Perception for Aristotle entails any sort of mental exercise upon a sensible object: any physical sense-data is understood by the mind under its "Perception" faculty. This Perception reacts to sense-data: Perception is Hostage and can not consciously decide what to perceive or even how to perceive it.

Sounds depressing... however, all is not lost: there are Ideas.

Ideas require a different sort of mind: they demand Active Thinking. Ideas can be intelligible without being an object of perception. Ideas do not occur spontaneously nor passively. Aristotle had difficulty defining the origin of this Active Intellect, though, because there was no Creative God to endow man with these attributes.

Rambam: Active Intellect is a Divine Quality

Rambam solves the problem of the source of the Active Intellect by attributing it to God and his Creation. Notably, this is very close to St. Thomas Aquinas' thesis, too.

With the power of an Active Intellect, Rambam then shines "new light" on his exegesis and illuminates the deepest truths.

Tabnit vs Temnuah

Rambam establishes the proof for this argument by demonstrating the frequency and distribution of both tabnit and temunah, associating their use with the intended meaning.

tabnit:

  • derived from the verb banah which means "he built"
  • "signifies the build and construction of a thing"
  • refers only to shape of physical objects: never used to refer or allude to Divine qualities of God

temunah has three meanings:

  • sense-data put into a Form category (e.g. "round pizza is a circle")
  • forms in our imagination, such as memory of past sense-data or experiences
  • "the true form of an object, which is perceived only by the intellect: and it is in this third signification that the term is applied to God."

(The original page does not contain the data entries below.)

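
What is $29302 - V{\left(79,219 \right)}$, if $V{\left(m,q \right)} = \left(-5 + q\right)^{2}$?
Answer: $-16494$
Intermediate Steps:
$29302 - V{\left(79,219 \right)} = 29302 - \left(-5 + 219\right)^{2} = 29302 - 214^{2} = 29302 - 45796 = -16494$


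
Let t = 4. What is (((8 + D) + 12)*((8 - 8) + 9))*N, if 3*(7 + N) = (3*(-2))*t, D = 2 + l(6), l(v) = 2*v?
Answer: -4590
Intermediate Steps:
D = 14 (D = 2 + 2*6 = 2 + 12 = 14)
N = -15 (N = -7 + ((3*(-2))*4)/3 = -7 + (-6*4)/3 = -7 + (1/3)*(-24) = -7 - 8 = -15)
(((8 + D) + 12)*((8 - 8) + 9))*N = (((8 + 14) + 12)*((8 - 8) + 9))*(-15) = ((22 + 12)*(0 + 9))*(-15) = (34*9)*(-15) = 306*(-15) = -4590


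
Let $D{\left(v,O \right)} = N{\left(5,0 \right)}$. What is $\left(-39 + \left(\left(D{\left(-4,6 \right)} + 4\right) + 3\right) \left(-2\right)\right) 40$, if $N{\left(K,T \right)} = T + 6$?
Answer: $-2600$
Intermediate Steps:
$N{\left(K,T \right)} = 6 + T$
$D{\left(v,O \right)} = 6$ ($D{\left(v,O \right)} = 6 + 0 = 6$)
$\left(-39 + \left(\left(D{\left(-4,6 \right)} + 4\right) + 3\right) \left(-2\right)\right) 40 = \left(-39 + \left(\left(6 + 4\right) + 3\right) \left(-2\right)\right) 40 = \left(-39 + \left(10 + 3\right) \left(-2\right)\right) 40 = \left(-39 + 13 \left(-2\right)\right) 40 = \left(-39 - 26\right) 40 = \left(-65\right) 40 = -2600$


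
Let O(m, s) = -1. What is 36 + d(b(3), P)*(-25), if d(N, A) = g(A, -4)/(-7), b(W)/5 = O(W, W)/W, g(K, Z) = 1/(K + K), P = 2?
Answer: 1033/28 ≈ 36.893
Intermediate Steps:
g(K, Z) = 1/(2*K)
b(W) = -5/W (b(W) = 5*(-1/W) = -5/W)
d(N, A) = -1/(14*A) (d(N, A) = (1/(2*A))/(-7) = (1/(2*A))*(-⅐) = -1/(14*A))
36 + d(b(3), P)*(-25) = 36 - 1/14/2*(-25) = 36 - 1/14*½*(-25) = 36 - 1/28*(-25) = 36 + 25/28 = 1033/28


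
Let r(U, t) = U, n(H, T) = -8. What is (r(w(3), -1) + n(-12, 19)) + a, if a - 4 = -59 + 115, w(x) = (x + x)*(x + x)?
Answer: 88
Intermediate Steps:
w(x) = 4*x² (w(x) = (2*x)*(2*x) = 4*x²)
a = 60 (a = 4 + (-59 + 115) = 4 + 56 = 60)
(r(w(3), -1) + n(-12, 19)) + a = (4*3² - 8) + 60 = (4*9 - 8) + 60 = (36 - 8) + 60 = 28 + 60 = 88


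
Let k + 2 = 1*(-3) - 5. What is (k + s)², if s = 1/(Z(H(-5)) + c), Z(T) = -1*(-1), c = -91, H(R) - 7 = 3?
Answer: 811801/8100 ≈ 100.22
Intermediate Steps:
H(R) = 10 (H(R) = 7 + 3 = 10)
Z(T) = 1
s = -1/90 (s = 1/(1 - 91) = 1/(-90) = -1/90 ≈ -0.011111)
k = -10 (k = -2 + (1*(-3) - 5) = -2 + (-3 - 5) = -2 - 8 = -10)
(k + s)² = (-10 - 1/90)² = (-901/90)² = 811801/8100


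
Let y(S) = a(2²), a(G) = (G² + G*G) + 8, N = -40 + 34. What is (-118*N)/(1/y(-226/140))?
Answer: 28320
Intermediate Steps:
N = -6
a(G) = 8 + 2*G² (a(G) = (G² + G²) + 8 = 2*G² + 8 = 8 + 2*G²)
y(S) = 40 (y(S) = 8 + 2*(2²)² = 8 + 2*4² = 8 + 2*16 = 8 + 32 = 40)
(-118*N)/(1/y(-226/140)) = (-118*(-6))/(1/40) = 708/(1/40) = 708*40 = 28320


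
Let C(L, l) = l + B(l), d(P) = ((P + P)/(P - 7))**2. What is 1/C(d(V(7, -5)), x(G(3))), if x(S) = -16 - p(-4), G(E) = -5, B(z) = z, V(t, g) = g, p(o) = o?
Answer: -1/24 ≈ -0.041667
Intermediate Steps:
x(S) = -12 (x(S) = -16 - 1*(-4) = -16 + 4 = -12)
d(P) = 4*P**2/(-7 + P)**2 (d(P) = ((2*P)/(-7 + P))**2 = (2*P/(-7 + P))**2 = 4*P**2/(-7 + P)**2)
C(L, l) = 2*l (C(L, l) = l + l = 2*l)
1/C(d(V(7, -5)), x(G(3))) = 1/(2*(-12)) = 1/(-24) = -1/24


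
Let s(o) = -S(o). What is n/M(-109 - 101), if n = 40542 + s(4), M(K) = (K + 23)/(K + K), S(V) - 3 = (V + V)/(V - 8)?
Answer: 17027220/187 ≈ 91055.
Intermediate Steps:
S(V) = 3 + 2*V/(-8 + V) (S(V) = 3 + (V + V)/(V - 8) = 3 + (2*V)/(-8 + V) = 3 + 2*V/(-8 + V))
M(K) = (23 + K)/(2*K) (M(K) = (23 + K)/((2*K)) = (23 + K)*(1/(2*K)) = (23 + K)/(2*K))
s(o) = -(-24 + 5*o)/(-8 + o)
n = 40541 (n = 40542 + (24 - 5*4)/(-8 + 4) = 40542 + (24 - 20)/(-4) = 40542 - 1/4*4 = 40542 - 1 = 40541)
n/M(-109 - 101) = 40541/(((23 + (-109 - 101))/(2*(-109 - 101)))) = 40541/(((1/2)*(23 - 210)/(-210))) = 40541/(((1/2)*(-1/210)*(-187))) = 40541/(187/420) = 40541*(420/187) = 17027220/187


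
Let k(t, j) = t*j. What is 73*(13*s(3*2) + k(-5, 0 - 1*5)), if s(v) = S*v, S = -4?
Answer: -20951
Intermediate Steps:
k(t, j) = j*t
s(v) = -4*v
73*(13*s(3*2) + k(-5, 0 - 1*5)) = 73*(13*(-12*2) + (0 - 1*5)*(-5)) = 73*(13*(-4*6) + (0 - 5)*(-5)) = 73*(13*(-24) - 5*(-5)) = 73*(-312 + 25) = 73*(-287) = -20951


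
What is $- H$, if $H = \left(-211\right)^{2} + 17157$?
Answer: $-61678$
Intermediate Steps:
$H = 61678$ ($H = 44521 + 17157 = 61678$)
$- H = \left(-1\right) 61678 = -61678$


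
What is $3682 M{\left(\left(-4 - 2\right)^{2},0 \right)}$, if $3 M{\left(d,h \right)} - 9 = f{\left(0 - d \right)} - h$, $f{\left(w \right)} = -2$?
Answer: $\frac{25774}{3} \approx 8591.3$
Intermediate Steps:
$M{\left(d,h \right)} = \frac{7}{3} - \frac{h}{3}$ ($M{\left(d,h \right)} = 3 + \frac{-2 - h}{3} = 3 - \left(\frac{2}{3} + \frac{h}{3}\right) = \frac{7}{3} - \frac{h}{3}$)
$3682 M{\left(\left(-4 - 2\right)^{2},0 \right)} = 3682 \left(\frac{7}{3} - 0\right) = 3682 \left(\frac{7}{3} + 0\right) = 3682 \cdot \frac{7}{3} = \frac{25774}{3}$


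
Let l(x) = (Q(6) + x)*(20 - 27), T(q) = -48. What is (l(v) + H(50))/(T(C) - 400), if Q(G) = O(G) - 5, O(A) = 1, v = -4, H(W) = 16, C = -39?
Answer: -9/56 ≈ -0.16071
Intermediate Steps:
Q(G) = -4 (Q(G) = 1 - 5 = -4)
l(x) = 28 - 7*x (l(x) = (-4 + x)*(20 - 27) = (-4 + x)*(-7) = 28 - 7*x)
(l(v) + H(50))/(T(C) - 400) = ((28 - 7*(-4)) + 16)/(-48 - 400) = ((28 + 28) + 16)/(-448) = (56 + 16)*(-1/448) = 72*(-1/448) = -9/56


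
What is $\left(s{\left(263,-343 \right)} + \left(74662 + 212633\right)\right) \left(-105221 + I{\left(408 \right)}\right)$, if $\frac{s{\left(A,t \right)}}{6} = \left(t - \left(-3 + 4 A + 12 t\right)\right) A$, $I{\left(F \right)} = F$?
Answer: $-480647996571$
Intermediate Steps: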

Rambam Emphasises Divine and Non-Material/Perceptible Qualities of God

Rambam's objective with this chapter is to clearly demonstrate that God's qualities are not a fit object for the Passive Intellect but only the Active Intellect.

While God's creations subsist in the Perceptive world, the Divine aspects of God, though they may manifest is intelligible or physical symbols, only have even symbolic meaning because of the Divine Form imbued in them by God.